Hide code cell source
# The following code is a modification of the code found here:
# https://stackoverflow.com/questions/35651932/plotting-img-with-matplotlib
from matplotlib.offsetbox import OffsetImage, AnnotationBbox
from matplotlib.cbook import get_sample_data

def imscatter(
    x,
    y,
    images,
    cmap=plt.cm.gray_r,
    ax=None,
    zoom=1
):
    """Do a scatter plot with images instead of points.
    
    Arguments
    x      -- The x coordinates.
    y      -- The y coordinates.
    images -- The images. Must be of shape (x.shape[0], d, d).
    
    Keyword Arguments
    cmap   -- A color map.
    ax     -- An axes object to plot on.
    zoom   -- How much to zoom.
    """
    x, y = np.atleast_1d(x, y)
    artists = []
    for x0, y0, image in zip(x, y, images):
        im = OffsetImage(
            image,
            zoom=zoom,
            cmap=cmap,
            interpolation='nearest'
        )
        ab = AnnotationBbox(
            im,
            (x0, y0),
            xycoords='data',
            frameon=False
        )
        artists.append(ax.add_artist(ab))
    ax.update_datalim(np.column_stack([x, y]))
    ax.autoscale()
    return artists

Here it is:

fig, ax = plt.subplots()
imscatter(
    Z[:, 0],
    Z[:, 1],
    threes.reshape((threes.shape[0], 28, 28)),
    ax=ax,
    zoom=0.2
)
ax.set_xlabel('$z_1$')
ax.set_ylabel('$z_2$')
sns.despine(trim=True);
../_images/9140b927f41e78bea16c88c73d14b41aa876595f5c496f9d26fd59dda6f1ef95.svg

In this plot, you can see the interpretation of the principal components.
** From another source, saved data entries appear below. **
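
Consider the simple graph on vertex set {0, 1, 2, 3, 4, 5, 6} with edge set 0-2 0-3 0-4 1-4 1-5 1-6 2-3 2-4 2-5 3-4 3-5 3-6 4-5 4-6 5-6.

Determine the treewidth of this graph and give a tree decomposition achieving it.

Every bag has size at most 4, so the width is 4 − 1 = 3 and tw(G) ≤ 3. Conversely, {1, 4, 5, 6} is a clique of size 4, and the vertices of any clique must share a bag in every tree decomposition; so some bag has ≥ 4 vertices and tw(G) ≥ 3. Therefore the treewidth is 3.

Treewidth 3.
One optimal decomposition is:
Bags: B1 = {3, 4, 5, 6}  B2 = {2, 3, 4, 5}  B3 = {1, 4, 5, 6}  B4 = {0, 2, 3, 4}
Tree: B1–B2, B1–B3, B2–B4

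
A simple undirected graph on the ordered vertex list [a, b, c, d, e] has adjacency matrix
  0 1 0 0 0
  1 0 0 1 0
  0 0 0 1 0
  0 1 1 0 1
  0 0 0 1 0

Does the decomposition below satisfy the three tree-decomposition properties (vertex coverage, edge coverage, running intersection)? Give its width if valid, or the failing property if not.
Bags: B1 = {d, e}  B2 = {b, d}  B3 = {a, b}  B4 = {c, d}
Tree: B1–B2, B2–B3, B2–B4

Vertex coverage: the bags together contain {a, b, c, d, e}, the full vertex set. Edge coverage: each edge of G has both endpoints in at least one bag. Running intersection: for every vertex, the bags containing it form a connected subtree. All three properties hold, so this is a valid tree decomposition of width max|bag| − 1 = 1, and hence tw(G) ≤ 1.

Yes; width 1.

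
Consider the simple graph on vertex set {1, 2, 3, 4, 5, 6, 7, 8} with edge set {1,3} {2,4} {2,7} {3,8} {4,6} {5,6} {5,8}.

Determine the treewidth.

1

A width-1 tree decomposition is:
Bags: B1 = {1, 3}  B2 = {3, 8}  B3 = {5, 8}  B4 = {5, 6}  B5 = {4, 6}  B6 = {2, 4}  B7 = {2, 7}
Tree: B1–B2, B2–B3, B3–B4, B4–B5, B5–B6, B6–B7
Each bag holds 2 vertices, so the decomposition has width 1, which upper-bounds the treewidth. Any graph with an edge has treewidth ≥ 1, and G has the edge 1–3. The upper and lower bounds meet at 1, so that is the treewidth.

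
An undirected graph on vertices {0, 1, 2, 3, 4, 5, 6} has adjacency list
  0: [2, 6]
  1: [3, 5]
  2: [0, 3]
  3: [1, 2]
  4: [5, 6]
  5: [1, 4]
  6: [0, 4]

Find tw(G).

2

A width-2 tree decomposition is:
Bags: B1 = {0, 2, 3}  B2 = {0, 1, 3}  B3 = {0, 1, 5}  B4 = {0, 4, 5}  B5 = {0, 4, 6}
Tree: B1–B2, B2–B3, B3–B4, B4–B5
Each bag holds 3 vertices, so the decomposition has width 2, which upper-bounds the treewidth. Since 0–2–3–1–5–4–6–0 is a cycle in G, G is not acyclic. Forests are exactly the graphs of treewidth ≤ 1, so tw(G) ≥ 2. Combining the bounds, tw(G) = 2.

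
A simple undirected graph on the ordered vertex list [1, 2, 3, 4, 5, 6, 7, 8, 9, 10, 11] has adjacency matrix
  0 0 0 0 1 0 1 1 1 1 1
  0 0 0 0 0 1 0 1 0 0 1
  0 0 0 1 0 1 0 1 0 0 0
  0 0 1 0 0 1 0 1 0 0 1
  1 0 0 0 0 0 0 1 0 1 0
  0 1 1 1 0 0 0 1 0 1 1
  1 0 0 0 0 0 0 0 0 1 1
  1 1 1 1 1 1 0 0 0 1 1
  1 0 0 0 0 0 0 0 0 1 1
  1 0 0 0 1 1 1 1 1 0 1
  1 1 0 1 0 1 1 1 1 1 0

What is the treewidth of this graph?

A width-3 tree decomposition is:
Bags: B1 = {6, 8, 10, 11}  B2 = {1, 8, 10, 11}  B3 = {2, 6, 8, 11}  B4 = {1, 9, 10, 11}  B5 = {4, 6, 8, 11}  B6 = {3, 4, 6, 8}  B7 = {1, 7, 10, 11}  B8 = {1, 5, 8, 10}
Tree: B1–B2, B1–B3, B2–B4, B3–B5, B5–B6, B2–B7, B2–B8
Every bag has size at most 4, so the width is 4 − 1 = 3 and tw(G) ≤ 3. On the other hand G contains the 4-clique {1, 8, 10, 11}. A clique must lie in a single bag of any decomposition, so no decomposition can have width below 3. The upper and lower bounds meet at 3, so that is the treewidth.

3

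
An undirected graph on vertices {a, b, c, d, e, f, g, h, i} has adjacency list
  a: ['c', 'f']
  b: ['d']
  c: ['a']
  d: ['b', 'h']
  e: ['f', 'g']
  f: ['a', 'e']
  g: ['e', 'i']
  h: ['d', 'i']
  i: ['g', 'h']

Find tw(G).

1

A width-1 tree decomposition is:
Bags: B1 = {b, d}  B2 = {d, h}  B3 = {h, i}  B4 = {g, i}  B5 = {e, g}  B6 = {e, f}  B7 = {a, f}  B8 = {a, c}
Tree: B1–B2, B2–B3, B3–B4, B4–B5, B5–B6, B6–B7, B7–B8
Each bag holds 2 vertices, so the decomposition has width 1, which upper-bounds the treewidth. G has an edge, so its treewidth is at least 1. Therefore the treewidth is 1.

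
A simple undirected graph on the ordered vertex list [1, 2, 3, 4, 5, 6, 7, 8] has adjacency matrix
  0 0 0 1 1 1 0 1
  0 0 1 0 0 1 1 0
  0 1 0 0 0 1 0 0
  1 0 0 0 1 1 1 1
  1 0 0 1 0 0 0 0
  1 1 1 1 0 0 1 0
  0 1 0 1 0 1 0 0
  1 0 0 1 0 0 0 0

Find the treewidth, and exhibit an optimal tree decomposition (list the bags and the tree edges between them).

Each bag holds 3 vertices, so the decomposition has width 2, which upper-bounds the treewidth. For the lower bound, the 3 vertices {2, 3, 6} are pairwise adjacent, and any tree decomposition puts a clique entirely inside one bag — forcing width ≥ 2. Therefore the treewidth is 2.

Treewidth 2.
Bags: B1 = {4, 6, 7}  B2 = {2, 6, 7}  B3 = {1, 4, 6}  B4 = {1, 4, 8}  B5 = {2, 3, 6}  B6 = {1, 4, 5}
Tree: B1–B2, B1–B3, B3–B4, B2–B5, B3–B6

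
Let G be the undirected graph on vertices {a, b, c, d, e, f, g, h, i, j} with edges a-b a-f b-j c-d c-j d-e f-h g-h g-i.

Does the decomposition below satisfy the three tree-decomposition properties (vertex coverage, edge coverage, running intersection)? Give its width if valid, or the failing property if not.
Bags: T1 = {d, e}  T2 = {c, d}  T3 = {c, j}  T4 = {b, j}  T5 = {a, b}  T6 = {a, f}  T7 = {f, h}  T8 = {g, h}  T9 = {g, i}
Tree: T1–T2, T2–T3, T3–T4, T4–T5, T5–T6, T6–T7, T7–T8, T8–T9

Vertex coverage: the bags together contain {a, b, c, d, e, f, g, h, i, j}, the full vertex set. Edge coverage: each edge of G has both endpoints in at least one bag. Running intersection: for every vertex, the bags containing it form a connected subtree. All three properties hold, so this is a valid tree decomposition of width max|bag| − 1 = 1, and hence tw(G) ≤ 1.

Yes; width 1.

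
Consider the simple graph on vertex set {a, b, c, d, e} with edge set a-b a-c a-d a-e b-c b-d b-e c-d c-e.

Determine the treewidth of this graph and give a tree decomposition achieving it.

The largest bag has 4 vertices, giving width 3; this decomposition certifies tw(G) ≤ 3. Conversely, {a, b, c, d} is a clique of size 4, and the vertices of any clique must share a bag in every tree decomposition; so some bag has ≥ 4 vertices and tw(G) ≥ 3. The upper and lower bounds meet at 3, so that is the treewidth.

Treewidth 3.
One such decomposition:
Bags: B1 = {a, b, c, e}  B2 = {a, b, c, d}
Tree: B1–B2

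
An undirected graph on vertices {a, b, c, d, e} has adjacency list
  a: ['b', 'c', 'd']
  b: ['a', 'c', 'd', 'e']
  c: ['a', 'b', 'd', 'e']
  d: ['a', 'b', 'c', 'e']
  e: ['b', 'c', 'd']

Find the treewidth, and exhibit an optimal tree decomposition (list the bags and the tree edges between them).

Treewidth 3.
One optimal decomposition is:
Bags: B1 = {b, c, d, e}  B2 = {a, b, c, d}
Tree: B1–B2

Each bag holds 4 vertices, so the decomposition has width 3, which upper-bounds the treewidth. On the other hand G contains the 4-clique {b, c, d, e}. A clique must lie in a single bag of any decomposition, so no decomposition can have width below 3. Hence tw(G) = 3 exactly.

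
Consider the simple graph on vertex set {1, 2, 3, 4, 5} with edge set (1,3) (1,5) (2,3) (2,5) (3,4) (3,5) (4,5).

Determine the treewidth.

2

A width-2 tree decomposition is:
Bags: B1 = {1, 3, 5}  B2 = {3, 4, 5}  B3 = {2, 3, 5}
Tree: B1–B2, B2–B3
Each bag holds 3 vertices, so the decomposition has width 2, which upper-bounds the treewidth. For the lower bound, the 3 vertices {1, 3, 5} are pairwise adjacent, and any tree decomposition puts a clique entirely inside one bag — forcing width ≥ 2. Therefore the treewidth is 2.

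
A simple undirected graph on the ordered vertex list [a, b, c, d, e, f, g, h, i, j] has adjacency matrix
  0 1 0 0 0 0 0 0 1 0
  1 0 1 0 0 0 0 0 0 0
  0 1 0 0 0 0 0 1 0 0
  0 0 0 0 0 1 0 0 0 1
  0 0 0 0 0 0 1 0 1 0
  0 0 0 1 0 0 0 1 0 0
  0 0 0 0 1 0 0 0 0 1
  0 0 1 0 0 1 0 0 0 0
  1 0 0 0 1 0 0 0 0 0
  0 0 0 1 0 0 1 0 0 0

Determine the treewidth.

2

A width-2 tree decomposition is:
Bags: B1 = {b, c, h}  B2 = {b, f, h}  B3 = {b, d, f}  B4 = {b, d, j}  B5 = {b, g, j}  B6 = {b, e, g}  B7 = {b, e, i}  B8 = {a, b, i}
Tree: B1–B2, B2–B3, B3–B4, B4–B5, B5–B6, B6–B7, B7–B8
Every bag has size at most 3, so the width is 3 − 1 = 2 and tw(G) ≤ 2. Since b–c–h–f–d–j–g–e–i–a–b is a cycle in G, G is not acyclic. Forests are exactly the graphs of treewidth ≤ 1, so tw(G) ≥ 2. Hence tw(G) = 2 exactly.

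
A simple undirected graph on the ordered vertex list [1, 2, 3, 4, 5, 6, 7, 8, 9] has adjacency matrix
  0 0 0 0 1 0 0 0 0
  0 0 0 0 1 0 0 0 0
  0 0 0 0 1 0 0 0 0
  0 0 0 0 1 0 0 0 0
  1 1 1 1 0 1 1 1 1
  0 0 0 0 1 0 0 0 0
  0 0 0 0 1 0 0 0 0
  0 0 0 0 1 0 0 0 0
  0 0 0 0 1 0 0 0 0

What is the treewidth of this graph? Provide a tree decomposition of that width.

Treewidth 1.
One such decomposition:
Bags: B1 = {4, 5}  B2 = {2, 5}  B3 = {1, 5}  B4 = {5, 9}  B5 = {3, 5}  B6 = {5, 8}  B7 = {5, 7}  B8 = {5, 6}
Tree: B1–B2, B2–B3, B2–B4, B1–B5, B4–B6, B1–B7, B5–B8

Each bag holds 2 vertices, so the decomposition has width 1, which upper-bounds the treewidth. G has an edge, so its treewidth is at least 1. Hence tw(G) = 1 exactly.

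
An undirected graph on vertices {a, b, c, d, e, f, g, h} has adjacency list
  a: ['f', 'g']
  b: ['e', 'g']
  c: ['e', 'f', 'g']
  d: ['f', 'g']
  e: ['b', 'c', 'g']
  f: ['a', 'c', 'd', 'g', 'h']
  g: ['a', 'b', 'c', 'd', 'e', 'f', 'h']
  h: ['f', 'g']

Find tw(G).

2

A width-2 tree decomposition is:
Bags: B1 = {c, f, g}  B2 = {c, e, g}  B3 = {f, g, h}  B4 = {a, f, g}  B5 = {d, f, g}  B6 = {b, e, g}
Tree: B1–B2, B1–B3, B3–B4, B3–B5, B2–B6
The largest bag has 3 vertices, giving width 2; this decomposition certifies tw(G) ≤ 2. For the lower bound, the 3 vertices {c, e, g} are pairwise adjacent, and any tree decomposition puts a clique entirely inside one bag — forcing width ≥ 2. Therefore the treewidth is 2.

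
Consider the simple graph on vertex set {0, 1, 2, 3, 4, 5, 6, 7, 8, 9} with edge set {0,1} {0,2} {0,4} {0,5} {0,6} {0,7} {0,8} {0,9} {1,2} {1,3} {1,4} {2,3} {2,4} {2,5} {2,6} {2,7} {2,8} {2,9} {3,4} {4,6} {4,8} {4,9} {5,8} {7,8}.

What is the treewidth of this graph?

3

A width-3 tree decomposition is:
Bags: B1 = {1, 2, 3, 4}  B2 = {0, 1, 2, 4}  B3 = {0, 2, 4, 8}  B4 = {0, 2, 5, 8}  B5 = {0, 2, 7, 8}  B6 = {0, 2, 4, 6}  B7 = {0, 2, 4, 9}
Tree: B1–B2, B2–B3, B3–B4, B3–B5, B2–B6, B3–B7
The largest bag has 4 vertices, giving width 3; this decomposition certifies tw(G) ≤ 3. For the lower bound, the 4 vertices {0, 2, 4, 8} are pairwise adjacent, and any tree decomposition puts a clique entirely inside one bag — forcing width ≥ 3. Therefore the treewidth is 3.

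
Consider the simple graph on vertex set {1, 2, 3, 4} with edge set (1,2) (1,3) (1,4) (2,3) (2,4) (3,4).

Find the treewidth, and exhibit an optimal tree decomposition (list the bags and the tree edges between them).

Treewidth 3.
One such decomposition:
Bags: B1 = {1, 2, 3, 4}
Tree: (single bag)

A single bag containing all 4 vertices is trivially a valid decomposition of width 3. Conversely, {1, 2, 3, 4} is a clique of size 4, and the vertices of any clique must share a bag in every tree decomposition; so some bag has ≥ 4 vertices and tw(G) ≥ 3. The upper and lower bounds meet at 3, so that is the treewidth.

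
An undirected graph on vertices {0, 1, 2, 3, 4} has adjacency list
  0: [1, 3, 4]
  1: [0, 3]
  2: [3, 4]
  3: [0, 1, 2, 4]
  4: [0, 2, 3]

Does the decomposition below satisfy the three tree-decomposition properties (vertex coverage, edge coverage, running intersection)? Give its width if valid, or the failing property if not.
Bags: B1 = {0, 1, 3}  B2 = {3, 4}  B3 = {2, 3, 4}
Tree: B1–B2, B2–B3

No — edge (0,4) lies in no bag.

A tree decomposition must satisfy three properties: every vertex lies in some bag; for every edge, both endpoints lie together in some bag; and for every vertex, the bags containing it form a connected subtree. Here edge (0,4) lies in no bag, so the decomposition is invalid.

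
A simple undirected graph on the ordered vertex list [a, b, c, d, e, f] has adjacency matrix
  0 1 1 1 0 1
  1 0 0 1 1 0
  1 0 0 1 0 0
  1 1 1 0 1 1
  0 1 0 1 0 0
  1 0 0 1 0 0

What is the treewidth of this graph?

2

A width-2 tree decomposition is:
Bags: B1 = {a, d, f}  B2 = {a, b, d}  B3 = {a, c, d}  B4 = {b, d, e}
Tree: B1–B2, B2–B3, B2–B4
Each bag holds 3 vertices, so the decomposition has width 2, which upper-bounds the treewidth. On the other hand G contains the 3-clique {b, d, e}. A clique must lie in a single bag of any decomposition, so no decomposition can have width below 2. Combining the bounds, tw(G) = 2.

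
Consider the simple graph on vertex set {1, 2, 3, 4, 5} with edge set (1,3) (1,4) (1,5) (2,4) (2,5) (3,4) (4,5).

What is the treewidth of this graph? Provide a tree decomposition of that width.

Treewidth 2.
One optimal decomposition is:
Bags: B1 = {2, 4, 5}  B2 = {1, 4, 5}  B3 = {1, 3, 4}
Tree: B1–B2, B2–B3

The largest bag has 3 vertices, giving width 2; this decomposition certifies tw(G) ≤ 2. Conversely, {1, 3, 4} is a clique of size 3, and the vertices of any clique must share a bag in every tree decomposition; so some bag has ≥ 3 vertices and tw(G) ≥ 2. Therefore the treewidth is 2.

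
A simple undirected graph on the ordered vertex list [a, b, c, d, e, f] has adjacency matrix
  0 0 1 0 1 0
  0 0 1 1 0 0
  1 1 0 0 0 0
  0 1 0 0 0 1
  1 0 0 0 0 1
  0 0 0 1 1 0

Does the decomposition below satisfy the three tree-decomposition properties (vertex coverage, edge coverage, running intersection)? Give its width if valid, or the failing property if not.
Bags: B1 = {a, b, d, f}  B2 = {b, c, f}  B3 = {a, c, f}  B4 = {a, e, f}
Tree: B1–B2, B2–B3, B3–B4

A tree decomposition must satisfy three properties: every vertex lies in some bag; for every edge, both endpoints lie together in some bag; and for every vertex, the bags containing it form a connected subtree. Here bags containing vertex a are not connected in the tree, so the decomposition is invalid.

No — bags containing vertex a are not connected in the tree.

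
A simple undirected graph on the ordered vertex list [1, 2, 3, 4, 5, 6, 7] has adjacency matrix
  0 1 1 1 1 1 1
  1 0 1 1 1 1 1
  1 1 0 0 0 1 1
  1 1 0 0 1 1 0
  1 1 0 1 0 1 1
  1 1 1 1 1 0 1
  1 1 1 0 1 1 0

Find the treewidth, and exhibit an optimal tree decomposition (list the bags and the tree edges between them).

Treewidth 4.
Bags: B1 = {1, 2, 3, 6, 7}  B2 = {1, 2, 5, 6, 7}  B3 = {1, 2, 4, 5, 6}
Tree: B1–B2, B2–B3

Each bag holds 5 vertices, so the decomposition has width 4, which upper-bounds the treewidth. On the other hand G contains the 5-clique {1, 2, 3, 6, 7}. A clique must lie in a single bag of any decomposition, so no decomposition can have width below 4. Hence tw(G) = 4 exactly.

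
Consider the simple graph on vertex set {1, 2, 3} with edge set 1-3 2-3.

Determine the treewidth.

1

A width-1 tree decomposition is:
Bags: B1 = {1, 3}  B2 = {2, 3}
Tree: B1–B2
Every bag has size at most 2, so the width is 2 − 1 = 1 and tw(G) ≤ 1. Since G has at least one edge (e.g. 1–3), it is not an edgeless graph, so tw(G) ≥ 1. The upper and lower bounds meet at 1, so that is the treewidth.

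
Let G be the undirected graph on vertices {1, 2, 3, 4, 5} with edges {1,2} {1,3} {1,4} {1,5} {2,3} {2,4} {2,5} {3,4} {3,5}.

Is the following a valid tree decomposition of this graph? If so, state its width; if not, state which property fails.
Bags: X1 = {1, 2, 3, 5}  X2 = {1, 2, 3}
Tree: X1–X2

No — vertex 4 appears in no bag.

A tree decomposition must satisfy three properties: every vertex lies in some bag; for every edge, both endpoints lie together in some bag; and for every vertex, the bags containing it form a connected subtree. Here vertex 4 appears in no bag, so the decomposition is invalid.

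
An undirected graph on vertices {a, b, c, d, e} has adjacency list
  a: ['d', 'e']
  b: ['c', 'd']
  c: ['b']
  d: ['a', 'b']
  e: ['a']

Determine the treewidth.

1

A width-1 tree decomposition is:
Bags: B1 = {a, e}  B2 = {a, d}  B3 = {b, d}  B4 = {b, c}
Tree: B1–B2, B2–B3, B3–B4
Every bag has size at most 2, so the width is 2 − 1 = 1 and tw(G) ≤ 1. Since G has at least one edge (e.g. e–a), it is not an edgeless graph, so tw(G) ≥ 1. Combining the bounds, tw(G) = 1.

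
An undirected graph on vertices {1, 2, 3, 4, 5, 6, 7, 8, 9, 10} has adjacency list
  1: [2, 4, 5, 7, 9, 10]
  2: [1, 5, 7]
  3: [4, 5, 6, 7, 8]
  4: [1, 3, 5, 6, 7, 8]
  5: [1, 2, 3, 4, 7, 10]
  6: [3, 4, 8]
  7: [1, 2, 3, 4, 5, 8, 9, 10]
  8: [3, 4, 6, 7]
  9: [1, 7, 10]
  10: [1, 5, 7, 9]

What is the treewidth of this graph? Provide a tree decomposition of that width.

Every bag has size at most 4, so the width is 4 − 1 = 3 and tw(G) ≤ 3. For the lower bound, the 4 vertices {3, 4, 6, 8} are pairwise adjacent, and any tree decomposition puts a clique entirely inside one bag — forcing width ≥ 3. Combining the bounds, tw(G) = 3.

Treewidth 3.
Bags: B1 = {1, 4, 5, 7}  B2 = {3, 4, 5, 7}  B3 = {3, 4, 7, 8}  B4 = {3, 4, 6, 8}  B5 = {1, 5, 7, 10}  B6 = {1, 2, 5, 7}  B7 = {1, 7, 9, 10}
Tree: B1–B2, B2–B3, B3–B4, B1–B5, B5–B6, B5–B7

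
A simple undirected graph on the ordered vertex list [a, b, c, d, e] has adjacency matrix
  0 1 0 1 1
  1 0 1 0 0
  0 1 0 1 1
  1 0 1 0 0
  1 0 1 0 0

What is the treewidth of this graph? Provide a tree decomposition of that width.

Treewidth 2.
Bags: B1 = {a, c, e}  B2 = {a, c, d}  B3 = {a, b, c}
Tree: B1–B2, B2–B3

Each bag holds 3 vertices, so the decomposition has width 2, which upper-bounds the treewidth. Since e–a–d–c–e is a cycle in G, G is not acyclic. Forests are exactly the graphs of treewidth ≤ 1, so tw(G) ≥ 2. The upper and lower bounds meet at 2, so that is the treewidth.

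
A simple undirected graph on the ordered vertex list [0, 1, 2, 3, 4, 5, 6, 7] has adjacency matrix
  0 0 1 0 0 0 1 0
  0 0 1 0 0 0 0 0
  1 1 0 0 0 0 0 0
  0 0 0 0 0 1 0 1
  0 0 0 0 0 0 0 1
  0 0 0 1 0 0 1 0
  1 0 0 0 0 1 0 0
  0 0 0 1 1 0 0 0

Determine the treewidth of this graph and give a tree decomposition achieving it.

Every bag has size at most 2, so the width is 2 − 1 = 1 and tw(G) ≤ 1. Since G has at least one edge (e.g. 1–2), it is not an edgeless graph, so tw(G) ≥ 1. The upper and lower bounds meet at 1, so that is the treewidth.

Treewidth 1.
Bags: B1 = {1, 2}  B2 = {0, 2}  B3 = {0, 6}  B4 = {5, 6}  B5 = {3, 5}  B6 = {3, 7}  B7 = {4, 7}
Tree: B1–B2, B2–B3, B3–B4, B4–B5, B5–B6, B6–B7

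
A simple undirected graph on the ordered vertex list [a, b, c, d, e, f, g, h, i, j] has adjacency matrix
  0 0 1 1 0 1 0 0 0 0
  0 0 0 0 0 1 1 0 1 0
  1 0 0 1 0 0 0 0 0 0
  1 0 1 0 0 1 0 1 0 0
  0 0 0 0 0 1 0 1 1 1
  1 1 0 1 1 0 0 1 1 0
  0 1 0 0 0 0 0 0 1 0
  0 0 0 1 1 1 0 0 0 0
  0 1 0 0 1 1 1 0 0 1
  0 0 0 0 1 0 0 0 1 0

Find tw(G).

A width-2 tree decomposition is:
Bags: B1 = {a, d, f}  B2 = {d, f, h}  B3 = {e, f, h}  B4 = {e, f, i}  B5 = {e, i, j}  B6 = {a, c, d}  B7 = {b, f, i}  B8 = {b, g, i}
Tree: B1–B2, B2–B3, B3–B4, B4–B5, B1–B6, B4–B7, B7–B8
The largest bag has 3 vertices, giving width 2; this decomposition certifies tw(G) ≤ 2. Conversely, {b, g, i} is a clique of size 3, and the vertices of any clique must share a bag in every tree decomposition; so some bag has ≥ 3 vertices and tw(G) ≥ 2. The upper and lower bounds meet at 2, so that is the treewidth.

2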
The first principal component seems to rotate the three about an axis coming out of the screen. The second principal component changes the thickness of the bottom of the three.

Questions#

  • Keeping the index \(i=0\) fixed, play with the corresponding \(z\) and observe that it rotates the three.

  • Change \(i\) to \(1,2\) and \(3\) and study the effect of the corresponding principal component.

Now, we will study the reconstruction error for the validation dataset. First, throw everything that is not a three:

valid_threes = x_test[y_test == '3']
valid_threes.shape
(2117, 784)

We have about two thousand images for validation. Project all the validation points:

Z_valid = pca.transform(valid_threes)

And then reconstruct them and compare them.

# Reconstruct image
idx = 1
n_components = 1
x = pca.inverse_transform(
    np.hstack(
        [
            Z_valid[idx][:n_components],
            np.zeros((Z_valid.shape[1] - n_components,))
        ]
    )
)

# The original image
show_digit_image(valid_threes[idx])

# The reconstructed image
show_digit_image(x)
../_images/46ca89bcf354c92c510e7dcf80de8dfbb6e0f3fa46c18ea77c77723198a82006.svg../_images/4644e4bfd54853e270f374bbd39de4e58e1bc92959f8825702e714174752800a.svg

Questions#

  • Play with the code block above, increasing n_components to 2, 4, 8, and so on up to 227. Observe how the reconstruction becomes better (but not perfect).

  • Repeat the above question, but change also the idx variable so that you see some more examples of three.

  • Go back a few code blocks, and change your validation set to include only fives. It would help if you changed this:

valid_threes = x_test[y_test == '3']
valid_threes.shape

to this:

valid_threes = x_test[y_test == '5']
valid_threes.shape

Don’t bother renaming valid_threes. Can the PCA model constructed with threes describe 5s? Why yes or why not?

  • Repeat the previous question with a couple of other digits.